# buckling with no interest??



## poorboys (Sep 22, 2011)

I have two girls in heat, so I penned them up and went and got one of my bucklings to bred them to, He acted like he had no interest, he is 8 months old, I even led him up to their behinds to catch the smell, he did curl his lips but that was it, I really need this buck to bred with, My other buck is related to all but one of the big girls. How can I get him into action????? My boer buck would love to have his turn, but these are nubians that I'm trying to Bred. any ideas????


----------



## ksalvagno (Sep 22, 2011)

Could be a slow maturing buck. Also if he is in with other bucks and he is low man, he may be too intimidated by the others making him mentally uninterested. You may have to put him in another pen away from the other boys for a while. Or he just needs to mature more.

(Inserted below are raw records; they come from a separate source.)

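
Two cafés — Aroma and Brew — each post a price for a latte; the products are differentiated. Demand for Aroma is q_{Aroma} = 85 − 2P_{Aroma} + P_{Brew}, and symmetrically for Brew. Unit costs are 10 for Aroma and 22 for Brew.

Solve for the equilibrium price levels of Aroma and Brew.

36.6, 41.4

Aroma's profit: π = (P_{Aroma} − 10)(85 − 2P_{Aroma} + P_{Brew}).
∂π/∂P_{Aroma} = 105 − 4P_{Aroma} + P_{Brew} = 0 ⇒ P_{Aroma} = 26.25 + 0.25P_{Brew}.
Similarly P_{Brew} = 32.25 + 0.25P_{Aroma}.
Substituting the second reaction function into the first: P_{Aroma} = 26.25 + 0.25(32.25 + 0.25P_{Aroma}), which gives 0.9375P_{Aroma} = 34.3125 ⇒ P_{Aroma} = 36.6.
Then P_{Brew} = 32.25 + 0.25·36.6 = 41.4.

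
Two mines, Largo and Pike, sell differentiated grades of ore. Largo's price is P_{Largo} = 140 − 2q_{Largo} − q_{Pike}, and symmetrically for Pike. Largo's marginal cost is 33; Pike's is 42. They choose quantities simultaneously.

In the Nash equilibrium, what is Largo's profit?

968

Mine Largo's profit: π = q_{Largo}(140 − 2q_{Largo} − q_{Pike}) − 33q_{Largo}.
∂π/∂q_{Largo} = 107 − 4q_{Largo} − q_{Pike} = 0 ⇒ q_{Largo} = 26.75 − 0.25q_{Pike}.
Similarly q_{Pike} = 24.5 − 0.25q_{Largo}.
Solving the two reaction functions simultaneously: (1 − (−0.25)(−0.25))q_{Largo} = 26.75 − 0.25·24.5, so 0.9375q_{Largo} = 20.625 and q_{Largo} = 22.
Then q_{Pike} = 24.5 − 0.25·22 = 19.
P_{Largo} = 140 − 2·22 − 19 = 77.
Profit = (77 − 33)·22 = 968.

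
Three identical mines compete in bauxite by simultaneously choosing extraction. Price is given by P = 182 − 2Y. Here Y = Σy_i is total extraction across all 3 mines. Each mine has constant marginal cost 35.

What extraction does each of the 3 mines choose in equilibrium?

18.375

A representative mine's profit is π_i = y_i(182 − 2Y) − 35y_i, with Y = y_i + Σ_{j≠i} y_j.
First-order condition: 147 − 4y_i − 2Σ_{j≠i} y_j = 0.
Imposing symmetry (y_j = y for all j) turns Σ_{j≠i} y_j into 2y, so 147 = 8y and y = 18.375.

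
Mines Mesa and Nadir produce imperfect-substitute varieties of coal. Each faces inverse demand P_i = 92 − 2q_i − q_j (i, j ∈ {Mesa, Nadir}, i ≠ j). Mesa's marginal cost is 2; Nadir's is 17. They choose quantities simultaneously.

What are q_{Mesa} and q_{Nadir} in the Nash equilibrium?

Mine Mesa's profit: π = q_{Mesa}(92 − 2q_{Mesa} − q_{Nadir}) − 2q_{Mesa}.
∂π/∂q_{Mesa} = 90 − 4q_{Mesa} − q_{Nadir} = 0 ⇒ q_{Mesa} = 22.5 − 0.25q_{Nadir}.
Similarly q_{Nadir} = 18.75 − 0.25q_{Mesa}.
Solving the two reaction functions simultaneously: (1 − (−0.25)(−0.25))q_{Mesa} = 22.5 − 0.25·18.75, so 0.9375q_{Mesa} = 17.8125 and q_{Mesa} = 19.
Then q_{Nadir} = 18.75 − 0.25·19 = 14.

19, 14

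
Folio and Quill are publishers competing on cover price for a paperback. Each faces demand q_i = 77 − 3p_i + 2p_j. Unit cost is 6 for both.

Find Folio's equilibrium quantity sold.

Folio's profit: π = (p_{Folio} − 6)(77 − 3p_{Folio} + 2p_{Quill}).
∂π/∂p_{Folio} = 95 − 6p_{Folio} + 2p_{Quill} = 0 ⇒ p_{Folio} = 95/6 + (1/3)p_{Quill}.
The game is symmetric, so in equilibrium p_{Quill} = p_{Folio}: the reaction function gives (2/3)p_{Folio} = 95/6, hence p_{Folio} = 23.75.
q_{Folio} = 77 − 3·23.75 + 2·23.75 = 53.25.

53.25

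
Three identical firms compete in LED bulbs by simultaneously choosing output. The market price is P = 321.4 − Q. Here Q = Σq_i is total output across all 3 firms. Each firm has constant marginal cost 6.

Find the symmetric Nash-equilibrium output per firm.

A representative firm's profit is π_i = q_i(321.4 − Q) − 6q_i, with Q = q_i + Σ_{j≠i} q_j.
First-order condition: 315.4 − 2q_i − Σ_{j≠i} q_j = 0.
With identical firms, set every q_j = q: then 315.4 − 2q − 2q = 0, i.e. q = 315.4/4 = 78.85.

78.85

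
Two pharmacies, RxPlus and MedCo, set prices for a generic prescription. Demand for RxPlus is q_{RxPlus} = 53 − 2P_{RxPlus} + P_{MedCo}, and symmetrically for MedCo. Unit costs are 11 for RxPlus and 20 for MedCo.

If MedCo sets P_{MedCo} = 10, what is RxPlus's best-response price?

RxPlus's profit: π = (P_{RxPlus} − 11)(53 − 2P_{RxPlus} + P_{MedCo}).
∂π/∂P_{RxPlus} = 75 − 4P_{RxPlus} + P_{MedCo} = 0 ⇒ P_{RxPlus} = 18.75 + 0.25P_{MedCo}.
At P_{MedCo} = 10: P_{RxPlus} = 18.75 + 0.25·10 = 21.25.

21.25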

I have had both types. I had a buck that was from slow maturing lines and he wasn't interested in breeding until 18 months old. I also had a young buck that was in with the bigger boys. They were "loving" on him too much. Shortly after I moved him and put a wether in with him as a buddy, he got his groove on.


----------



## Roll farms (Sep 22, 2011)

I've had one boy that I didn't ever think would 'man up' (he was a year old when he did) but boy howdy, once he did, he was ALL MAN.

My only suggestion would be along what Ksal said...put him in w/ other goats he can be 'the boss of'.  Maybe a B shot and a BoSe shot...?


----------



## SuburbanFarmChic (Sep 22, 2011)

We had a Nubian buck that didn't show any interest until he was about 12 months old.  Then he caught up real fast.  Got so hormonal he turned into a right butt and we got rid of him around about 16months.


----------



## kstaven (Sep 22, 2011)

I've also seen where a buck seems to have no interest, you never catch him breeding a doe, yet they all got pregnant in the same week.


----------



## LadyIsabelle2011 (Sep 23, 2011)

Maybe he's shy


----------



## poorboys (Oct 3, 2011)

So, my dh built a breeding pen for me, And as for the younger bucks I'm gonna use a buck rag from the boer buck and rub it on them and then put them in the breeding pen, the next time I see a doe coming into heat!! I really noticed that the younger ones don't have that smell and thought I would try it this way, Hope all goes well so I can get these girls bred to the right buck>


----------



## spanish goatee guy (Oct 5, 2011)

i think it has alot to do with the breed of goat, my full texas spanish , will be trying to breed their siblings at 3mnth s ,it could also be that he could be mentally worried about the does being more dominate, my bucklings are weaned 3mnths are put in abuck group and never with does until breeding time, the small bucks actually learn rutting behavior from the big bucks..


----------



## jmsim93 (Oct 6, 2011)

I just had my doe bred this week and you can get a comical account of how it went on a thread here on Breeds & Breeding.  One of the things I didn't include in the story, but was helpful, was that the buck was taking his sweet time doing his job...so to get him more in the mood my breeder let one of the other bucks outside the pen next to "the couple" and it made him more possessive and "do his thing" because he thought someone else was going to get his girl!!!  Might be worth a try???


----------